If you're nodding your head "yes", and referring to my blog, I totally hear you.  I, myself, feel like sometimes I walk that fine line between being really honest, and scaring the hell out of people with my info.

Sometimes though, I believe you can't have ENOUGH info.  Like for example, when your husband has had a vasectomy, and you just had your fifth kid, and you want to see the 3 month sperm count statistics before....well, you know, BEFORE.  Just wanted to make sure you're still with me.

Often, I feel like I'm that friend, who people can trust with anything,  It's a compliment that folks trust me, but sometimes I feel like I could have gone my entire life without that info being disclosed to me...to keep in secret...until I rot in the ground.

 It's a responsibility I don't take lightly.  Let's just hypothetically say, that friend "A" shares some dirt about friend "B".  You know what I do?  I pretend like I had NEVER heard that before, even though I just got off the phone with friend "B".

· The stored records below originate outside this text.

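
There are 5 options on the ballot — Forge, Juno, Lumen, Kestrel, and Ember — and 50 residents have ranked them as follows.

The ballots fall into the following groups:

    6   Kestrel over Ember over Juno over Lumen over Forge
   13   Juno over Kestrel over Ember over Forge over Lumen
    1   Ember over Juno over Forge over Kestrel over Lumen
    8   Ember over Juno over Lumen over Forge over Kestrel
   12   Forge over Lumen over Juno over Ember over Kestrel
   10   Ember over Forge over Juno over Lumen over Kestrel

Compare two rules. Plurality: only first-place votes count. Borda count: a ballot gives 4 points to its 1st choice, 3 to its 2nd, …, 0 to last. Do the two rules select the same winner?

Plurality first-place counts: Forge 12, Juno 13, Lumen 0, Kestrel 6, Ember 19 → Ember.
Borda totals: Forge 101, Juno 135, Lumen 68, Kestrel 64, Ember 132 → Juno.
The two rules disagree: plurality picks Ember, Borda picks Juno.

No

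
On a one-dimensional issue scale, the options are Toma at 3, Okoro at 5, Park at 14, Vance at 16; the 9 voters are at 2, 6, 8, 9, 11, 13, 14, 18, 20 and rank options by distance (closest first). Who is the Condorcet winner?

With single-peaked preferences on a line, the Condorcet winner is the candidate closest to the median voter.
The median voter (position 11) is closest to Park at 14.
Check: Park vs Vance — voters closer to Park: 7 of 9.

Park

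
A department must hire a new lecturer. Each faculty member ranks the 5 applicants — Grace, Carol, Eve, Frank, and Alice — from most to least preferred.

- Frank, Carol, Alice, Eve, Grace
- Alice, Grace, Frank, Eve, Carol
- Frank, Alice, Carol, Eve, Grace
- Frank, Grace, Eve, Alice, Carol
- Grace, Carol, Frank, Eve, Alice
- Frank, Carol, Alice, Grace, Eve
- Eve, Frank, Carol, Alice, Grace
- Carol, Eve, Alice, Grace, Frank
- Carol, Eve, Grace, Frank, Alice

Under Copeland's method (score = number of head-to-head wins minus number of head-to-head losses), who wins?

Frank

Pairwise results:
  Grace vs Carol: Carol wins 6–3.
  Grace vs Eve: Eve wins 5–4.
  Grace vs Frank: Frank wins 5–4.
  Grace vs Alice: Alice wins 6–3.
  Carol vs Eve: Carol wins 6–3.
  Carol vs Frank: Frank wins 6–3.
  Carol vs Alice: Carol wins 6–3.
  Eve vs Frank: Frank wins 6–3.
  Eve vs Alice: Eve wins 5–4.
  Frank vs Alice: Frank wins 7–2.
Copeland scores (wins − losses):
  Grace: 0 − 4 = -4
  Carol: 3 − 1 = 2
  Eve: 2 − 2 = 0
  Frank: 4 − 0 = 4
  Alice: 1 − 3 = -2
Frank has the best Copeland score.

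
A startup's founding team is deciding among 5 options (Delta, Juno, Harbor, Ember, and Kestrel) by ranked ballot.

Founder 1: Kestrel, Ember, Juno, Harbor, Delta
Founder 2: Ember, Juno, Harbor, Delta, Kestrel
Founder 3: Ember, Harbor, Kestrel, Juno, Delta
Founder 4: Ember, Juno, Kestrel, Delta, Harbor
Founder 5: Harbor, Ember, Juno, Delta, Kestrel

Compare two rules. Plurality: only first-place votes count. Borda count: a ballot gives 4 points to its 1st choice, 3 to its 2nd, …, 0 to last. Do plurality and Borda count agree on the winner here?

Plurality first-place counts: Delta 0, Juno 0, Harbor 1, Ember 3, Kestrel 1 → Ember.
Borda totals: Delta 3, Juno 11, Harbor 10, Ember 18, Kestrel 8 → Ember.
The two rules agree on Ember.

Yes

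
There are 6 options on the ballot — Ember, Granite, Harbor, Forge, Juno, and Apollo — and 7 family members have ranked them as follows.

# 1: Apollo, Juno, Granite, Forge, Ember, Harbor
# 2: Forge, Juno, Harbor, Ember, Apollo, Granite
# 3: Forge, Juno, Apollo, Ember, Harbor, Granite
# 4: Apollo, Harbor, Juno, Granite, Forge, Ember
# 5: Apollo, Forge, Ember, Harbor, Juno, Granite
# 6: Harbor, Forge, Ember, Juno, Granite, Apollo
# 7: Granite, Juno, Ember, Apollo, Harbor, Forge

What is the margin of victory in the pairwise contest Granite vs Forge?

Ballots ranking Granite above Forge: 3.
Ballots ranking Forge above Granite: 4.
Forge wins 4–3, a margin of 1.

1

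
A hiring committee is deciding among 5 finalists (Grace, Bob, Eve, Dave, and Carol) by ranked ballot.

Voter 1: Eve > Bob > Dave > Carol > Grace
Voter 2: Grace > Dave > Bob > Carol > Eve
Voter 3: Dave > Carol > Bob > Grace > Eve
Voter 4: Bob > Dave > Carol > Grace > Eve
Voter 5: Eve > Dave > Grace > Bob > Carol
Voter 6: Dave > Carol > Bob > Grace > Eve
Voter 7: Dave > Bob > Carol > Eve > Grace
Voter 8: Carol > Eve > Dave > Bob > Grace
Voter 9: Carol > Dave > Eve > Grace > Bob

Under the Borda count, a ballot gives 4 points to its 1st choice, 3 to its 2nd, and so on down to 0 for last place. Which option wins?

Borda scores:
  Grace: 0 + 4 + 1 + 1 + 2 + 1 + 0 + 0 + 1 = 10
  Bob: 3 + 2 + 2 + 4 + 1 + 2 + 3 + 1 + 0 = 18
  Eve: 4 + 0 + 0 + 0 + 4 + 0 + 1 + 3 + 2 = 14
  Dave: 2 + 3 + 4 + 3 + 3 + 4 + 4 + 2 + 3 = 28
  Carol: 1 + 1 + 3 + 2 + 0 + 3 + 2 + 4 + 4 = 20
Dave has the highest total.

Dave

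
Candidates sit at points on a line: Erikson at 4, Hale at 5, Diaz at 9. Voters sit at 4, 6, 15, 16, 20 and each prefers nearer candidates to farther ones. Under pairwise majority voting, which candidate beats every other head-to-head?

With single-peaked preferences on a line, the Condorcet winner is the candidate closest to the median voter.
The median voter (position 15) is closest to Diaz at 9.
Check: Diaz vs Erikson — voters closer to Diaz: 3 of 5.

Diaz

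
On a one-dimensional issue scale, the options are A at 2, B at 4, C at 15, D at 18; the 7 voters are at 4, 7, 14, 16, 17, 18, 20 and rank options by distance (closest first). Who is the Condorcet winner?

C

With single-peaked preferences on a line, the Condorcet winner is the candidate closest to the median voter.
The median voter (position 16) is closest to C at 15.
Check: C vs D — voters closer to C: 4 of 7.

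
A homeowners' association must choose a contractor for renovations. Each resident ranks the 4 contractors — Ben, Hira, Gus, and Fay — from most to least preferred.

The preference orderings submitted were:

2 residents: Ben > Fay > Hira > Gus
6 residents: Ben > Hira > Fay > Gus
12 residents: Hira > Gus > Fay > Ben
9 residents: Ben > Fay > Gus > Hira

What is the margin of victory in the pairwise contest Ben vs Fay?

5

Ballots ranking Ben above Fay: 2+6+9 = 17.
Ballots ranking Fay above Ben: 12.
Ben wins 17–12, a margin of 5.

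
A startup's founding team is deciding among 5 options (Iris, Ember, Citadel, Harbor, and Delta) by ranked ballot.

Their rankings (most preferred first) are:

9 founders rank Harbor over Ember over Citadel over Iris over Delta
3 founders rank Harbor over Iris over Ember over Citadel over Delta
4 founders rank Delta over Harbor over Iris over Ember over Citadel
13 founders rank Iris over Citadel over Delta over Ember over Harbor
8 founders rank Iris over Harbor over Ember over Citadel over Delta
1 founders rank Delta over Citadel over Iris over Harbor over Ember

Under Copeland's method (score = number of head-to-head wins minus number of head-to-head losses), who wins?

Pairwise results:
  Iris vs Ember: Iris wins 29–9.
  Iris vs Citadel: Iris wins 28–10.
  Iris vs Harbor: Iris wins 22–16.
  Iris vs Delta: Iris wins 33–5.
  Ember vs Citadel: Ember wins 24–14.
  Ember vs Harbor: Harbor wins 25–13.
  Ember vs Delta: Ember wins 20–18.
  Citadel vs Harbor: Harbor wins 24–14.
  Citadel vs Delta: Citadel wins 33–5.
  Harbor vs Delta: Harbor wins 20–18.
Copeland scores (wins − losses):
  Iris: 4 − 0 = 4
  Ember: 2 − 2 = 0
  Citadel: 1 − 3 = -2
  Harbor: 3 − 1 = 2
  Delta: 0 − 4 = -4
Iris has the best Copeland score.

Iris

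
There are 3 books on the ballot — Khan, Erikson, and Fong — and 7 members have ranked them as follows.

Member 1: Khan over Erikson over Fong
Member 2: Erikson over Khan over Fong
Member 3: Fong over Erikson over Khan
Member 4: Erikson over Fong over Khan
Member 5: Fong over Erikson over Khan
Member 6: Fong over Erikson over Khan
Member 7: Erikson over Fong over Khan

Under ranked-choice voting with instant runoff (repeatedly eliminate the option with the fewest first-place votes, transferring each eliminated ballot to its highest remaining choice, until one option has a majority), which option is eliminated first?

Khan

Round 1: Erikson 3, Fong 3, Khan 1. Khan has the fewest and is eliminated.
Round 2: Erikson 4, Fong 3. Erikson has a majority.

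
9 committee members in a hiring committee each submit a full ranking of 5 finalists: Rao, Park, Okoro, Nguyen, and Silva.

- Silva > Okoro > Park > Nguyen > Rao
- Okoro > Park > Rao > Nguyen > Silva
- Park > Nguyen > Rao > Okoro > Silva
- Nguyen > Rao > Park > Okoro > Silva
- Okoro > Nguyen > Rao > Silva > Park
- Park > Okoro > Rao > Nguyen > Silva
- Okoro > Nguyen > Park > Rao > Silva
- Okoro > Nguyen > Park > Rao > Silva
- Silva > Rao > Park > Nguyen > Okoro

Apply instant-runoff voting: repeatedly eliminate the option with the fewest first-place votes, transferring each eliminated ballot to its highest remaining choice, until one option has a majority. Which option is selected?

Okoro

Round 1: Okoro 4, Park 2, Silva 2, Nguyen 1, Rao 0. Rao has the fewest and is eliminated.
Round 2: Okoro 4, Park 2, Silva 2, Nguyen 1. Nguyen has the fewest and is eliminated.
Round 3: Okoro 4, Park 3, Silva 2. Silva has the fewest and is eliminated.
Round 4: Okoro 5, Park 4. Okoro has a majority.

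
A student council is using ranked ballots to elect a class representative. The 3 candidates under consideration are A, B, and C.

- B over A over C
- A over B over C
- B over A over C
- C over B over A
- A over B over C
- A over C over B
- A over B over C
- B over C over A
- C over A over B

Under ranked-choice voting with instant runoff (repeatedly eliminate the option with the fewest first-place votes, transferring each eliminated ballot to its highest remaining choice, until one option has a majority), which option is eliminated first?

C

Round 1: A 4, B 3, C 2. C has the fewest and is eliminated.
Round 2: A 5, B 4. A has a majority.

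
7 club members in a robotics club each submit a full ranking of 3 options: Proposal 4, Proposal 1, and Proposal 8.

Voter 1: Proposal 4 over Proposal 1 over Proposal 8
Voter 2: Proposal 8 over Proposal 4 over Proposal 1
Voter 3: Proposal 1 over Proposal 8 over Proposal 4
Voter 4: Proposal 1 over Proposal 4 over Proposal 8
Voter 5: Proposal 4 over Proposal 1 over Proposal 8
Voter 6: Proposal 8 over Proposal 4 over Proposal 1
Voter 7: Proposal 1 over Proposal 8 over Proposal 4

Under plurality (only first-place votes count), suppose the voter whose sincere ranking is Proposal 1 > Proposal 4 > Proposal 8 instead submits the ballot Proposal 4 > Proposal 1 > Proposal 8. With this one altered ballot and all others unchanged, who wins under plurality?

Proposal 4

First-place totals with the altered ballot: Proposal 4 3, Proposal 1 2, Proposal 8 2.
The switch changes the winner from Proposal 1 to Proposal 4.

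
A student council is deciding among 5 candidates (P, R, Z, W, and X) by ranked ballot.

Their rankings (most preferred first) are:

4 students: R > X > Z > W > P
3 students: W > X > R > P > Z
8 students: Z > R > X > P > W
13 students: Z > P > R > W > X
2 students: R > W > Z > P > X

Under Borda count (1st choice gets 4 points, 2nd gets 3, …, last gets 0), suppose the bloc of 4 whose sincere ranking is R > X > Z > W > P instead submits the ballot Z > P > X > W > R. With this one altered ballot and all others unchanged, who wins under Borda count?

Borda totals with the altered ballot: P 64, R 64, Z 104, W 35, X 33.
The winner is unchanged: still Z.

Z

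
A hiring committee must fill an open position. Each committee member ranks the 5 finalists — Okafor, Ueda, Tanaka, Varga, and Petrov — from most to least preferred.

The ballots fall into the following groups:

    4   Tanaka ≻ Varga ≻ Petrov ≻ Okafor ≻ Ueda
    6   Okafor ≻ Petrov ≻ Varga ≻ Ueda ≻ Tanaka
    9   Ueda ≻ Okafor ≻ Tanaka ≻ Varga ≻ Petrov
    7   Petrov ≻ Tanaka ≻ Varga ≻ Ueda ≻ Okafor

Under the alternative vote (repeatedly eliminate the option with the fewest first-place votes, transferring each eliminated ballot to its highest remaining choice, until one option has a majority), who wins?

Round 1: Ueda 9, Petrov 7, Okafor 6, Tanaka 4, Varga 0. Varga has the fewest and is eliminated.
Round 2: Ueda 9, Petrov 7, Okafor 6, Tanaka 4. Tanaka has the fewest and is eliminated.
Round 3: Petrov 11, Ueda 9, Okafor 6. Okafor has the fewest and is eliminated.
Round 4: Petrov 17, Ueda 9. Petrov has a majority.

Petrov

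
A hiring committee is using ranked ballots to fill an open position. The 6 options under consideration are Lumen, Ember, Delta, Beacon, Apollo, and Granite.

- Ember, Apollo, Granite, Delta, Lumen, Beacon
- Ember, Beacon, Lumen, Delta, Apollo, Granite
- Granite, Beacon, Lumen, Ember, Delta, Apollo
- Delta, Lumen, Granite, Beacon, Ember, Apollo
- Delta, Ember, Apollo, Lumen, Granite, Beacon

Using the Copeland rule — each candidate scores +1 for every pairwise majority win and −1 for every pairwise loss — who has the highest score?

Pairwise results:
  Lumen vs Ember: Ember wins 3–2.
  Lumen vs Delta: Delta wins 3–2.
  Lumen vs Beacon: Lumen wins 3–2.
  Lumen vs Apollo: Lumen wins 3–2.
  Lumen vs Granite: Lumen wins 3–2.
  Ember vs Delta: Ember wins 3–2.
  Ember vs Beacon: Ember wins 3–2.
  Ember vs Apollo: Ember wins 5–0.
  Ember vs Granite: Ember wins 3–2.
  Delta vs Beacon: Delta wins 3–2.
  Delta vs Apollo: Delta wins 4–1.
  Delta vs Granite: Delta wins 3–2.
  Beacon vs Apollo: Beacon wins 3–2.
  Beacon vs Granite: Granite wins 4–1.
  Apollo vs Granite: Apollo wins 3–2.
Copeland scores (wins − losses):
  Lumen: 3 − 2 = 1
  Ember: 5 − 0 = 5
  Delta: 4 − 1 = 3
  Beacon: 1 − 4 = -3
  Apollo: 1 − 4 = -3
  Granite: 1 − 4 = -3
Ember has the best Copeland score.

Ember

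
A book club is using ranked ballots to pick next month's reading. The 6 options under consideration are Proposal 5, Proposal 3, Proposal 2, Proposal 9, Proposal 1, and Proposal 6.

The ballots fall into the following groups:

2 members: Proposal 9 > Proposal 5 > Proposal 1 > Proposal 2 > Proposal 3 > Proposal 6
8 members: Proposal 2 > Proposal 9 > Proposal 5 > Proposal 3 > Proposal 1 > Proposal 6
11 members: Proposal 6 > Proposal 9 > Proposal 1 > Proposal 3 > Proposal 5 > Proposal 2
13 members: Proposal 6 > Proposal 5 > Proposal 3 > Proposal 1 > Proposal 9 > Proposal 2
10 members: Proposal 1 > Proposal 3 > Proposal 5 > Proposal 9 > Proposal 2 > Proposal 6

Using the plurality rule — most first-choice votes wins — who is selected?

First-place vote totals:
  Proposal 5: 0
  Proposal 3: 0
  Proposal 2: 8
  Proposal 9: 2
  Proposal 1: 10
  Proposal 6: 24
Proposal 6 has the most first-place votes.

Proposal 6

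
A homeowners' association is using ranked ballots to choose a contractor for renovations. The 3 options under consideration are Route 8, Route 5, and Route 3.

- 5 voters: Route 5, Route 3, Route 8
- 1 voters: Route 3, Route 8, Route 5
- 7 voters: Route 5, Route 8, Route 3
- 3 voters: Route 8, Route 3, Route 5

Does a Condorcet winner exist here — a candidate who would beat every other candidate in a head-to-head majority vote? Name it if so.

Head-to-head results (16 voters total):
Route 8 vs Route 5: Route 5 wins 12–4.
Route 8 vs Route 3: Route 8 wins 10–6.
Route 5 vs Route 3: Route 5 wins 12–4.
Route 5 beats each rival — Route 8 (12–4), Route 3 (12–4) — so Route 5 is the Condorcet winner.

Route 5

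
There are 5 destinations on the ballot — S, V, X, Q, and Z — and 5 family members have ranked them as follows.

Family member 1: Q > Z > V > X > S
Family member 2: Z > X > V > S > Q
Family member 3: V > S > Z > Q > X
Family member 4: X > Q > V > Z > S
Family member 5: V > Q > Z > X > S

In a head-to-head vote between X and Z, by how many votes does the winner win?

Ballots ranking X above Z: 1.
Ballots ranking Z above X: 4.
Z wins 4–1, a margin of 3.

3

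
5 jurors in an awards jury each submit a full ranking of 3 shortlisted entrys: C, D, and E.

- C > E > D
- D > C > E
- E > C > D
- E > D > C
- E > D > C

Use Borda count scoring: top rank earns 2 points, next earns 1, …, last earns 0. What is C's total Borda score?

4

Borda scores:
  C: 2 + 1 + 1 + 0 + 0 = 4
  D: 0 + 2 + 0 + 1 + 1 = 4
  E: 1 + 0 + 2 + 2 + 2 = 7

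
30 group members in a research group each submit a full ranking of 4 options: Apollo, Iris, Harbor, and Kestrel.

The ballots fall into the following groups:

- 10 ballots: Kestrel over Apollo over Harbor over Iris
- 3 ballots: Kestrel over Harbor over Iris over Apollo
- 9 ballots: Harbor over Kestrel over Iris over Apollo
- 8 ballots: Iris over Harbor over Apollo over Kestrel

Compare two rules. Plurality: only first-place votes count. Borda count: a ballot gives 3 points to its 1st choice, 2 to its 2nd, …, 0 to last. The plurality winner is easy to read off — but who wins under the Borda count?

Harbor

Plurality first-place counts: Apollo 0, Iris 8, Harbor 9, Kestrel 13 → Kestrel.
Borda totals: Apollo 28, Iris 36, Harbor 59, Kestrel 57 → Harbor.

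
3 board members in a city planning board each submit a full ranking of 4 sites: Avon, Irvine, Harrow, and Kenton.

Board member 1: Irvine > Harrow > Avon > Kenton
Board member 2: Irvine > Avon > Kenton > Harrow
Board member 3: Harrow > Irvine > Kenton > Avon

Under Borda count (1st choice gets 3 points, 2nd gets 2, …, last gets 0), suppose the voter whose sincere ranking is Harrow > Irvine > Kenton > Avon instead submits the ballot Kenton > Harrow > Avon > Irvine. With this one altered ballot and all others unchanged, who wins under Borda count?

Borda totals with the altered ballot: Avon 4, Irvine 6, Harrow 4, Kenton 4.
The winner is unchanged: still Irvine.

Irvine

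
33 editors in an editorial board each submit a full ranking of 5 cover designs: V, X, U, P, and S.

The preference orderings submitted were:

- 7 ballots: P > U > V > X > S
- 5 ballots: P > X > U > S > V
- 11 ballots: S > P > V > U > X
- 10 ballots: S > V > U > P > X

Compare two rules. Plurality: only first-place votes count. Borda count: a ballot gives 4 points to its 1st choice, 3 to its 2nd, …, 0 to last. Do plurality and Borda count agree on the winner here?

Plurality first-place counts: V 0, X 0, U 0, P 12, S 21 → S.
Borda totals: V 66, X 22, U 62, P 91, S 89 → P.
The two rules disagree: plurality picks S, Borda picks P.

No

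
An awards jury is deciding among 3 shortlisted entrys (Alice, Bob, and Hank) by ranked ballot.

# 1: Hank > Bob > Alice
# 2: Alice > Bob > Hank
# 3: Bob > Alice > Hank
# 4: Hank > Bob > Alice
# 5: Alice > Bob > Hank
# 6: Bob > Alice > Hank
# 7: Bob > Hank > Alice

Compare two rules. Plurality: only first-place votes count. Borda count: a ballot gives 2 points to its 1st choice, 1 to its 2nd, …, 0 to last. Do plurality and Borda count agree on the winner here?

Yes

Plurality first-place counts: Alice 2, Bob 3, Hank 2 → Bob.
Borda totals: Alice 6, Bob 10, Hank 5 → Bob.
The two rules agree on Bob.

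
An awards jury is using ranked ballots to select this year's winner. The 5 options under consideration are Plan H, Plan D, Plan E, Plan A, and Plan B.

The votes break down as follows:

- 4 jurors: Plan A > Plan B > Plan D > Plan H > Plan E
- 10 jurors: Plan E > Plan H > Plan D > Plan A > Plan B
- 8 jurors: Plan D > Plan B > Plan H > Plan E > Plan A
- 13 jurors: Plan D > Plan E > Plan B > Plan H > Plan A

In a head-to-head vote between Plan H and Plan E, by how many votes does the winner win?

11

Ballots ranking Plan H above Plan E: 4+8 = 12.
Ballots ranking Plan E above Plan H: 10+13 = 23.
Plan E wins 23–12, a margin of 11.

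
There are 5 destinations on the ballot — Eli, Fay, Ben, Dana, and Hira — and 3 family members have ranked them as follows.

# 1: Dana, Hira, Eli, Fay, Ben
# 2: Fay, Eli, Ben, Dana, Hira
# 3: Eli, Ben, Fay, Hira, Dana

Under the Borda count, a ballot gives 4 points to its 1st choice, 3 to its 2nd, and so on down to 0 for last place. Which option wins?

Eli

Borda scores:
  Eli: 2 + 3 + 4 = 9
  Fay: 1 + 4 + 2 = 7
  Ben: 0 + 2 + 3 = 5
  Dana: 4 + 1 + 0 = 5
  Hira: 3 + 0 + 1 = 4
Eli has the highest total.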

 I'm like Switzerland, okay?  I don't want to take sides.  I don't think I should have to.  And so, I just play dumb.  Not hard.

Now, I'm a curious person.  I love asking "What's the craziest thing that's ever happened to you?"  to anyone.  My doctor, my dentist, my kid's teacher.   No one is off limits.  And in this case, I'm just asking for people to tell me too much information.  But the stories always end up being memorable.

 For some reason I thought this was an appropriate question to ask the taxi driver on the way home from Boswell's on Saturday night.

 "Have women ever tried to pay you, but don't have the money?"  Wink.  Wink.

He replied, "Yes, and I rather like it."

 To which I quickly responded, "I live riiiiiight here, and I have CASH."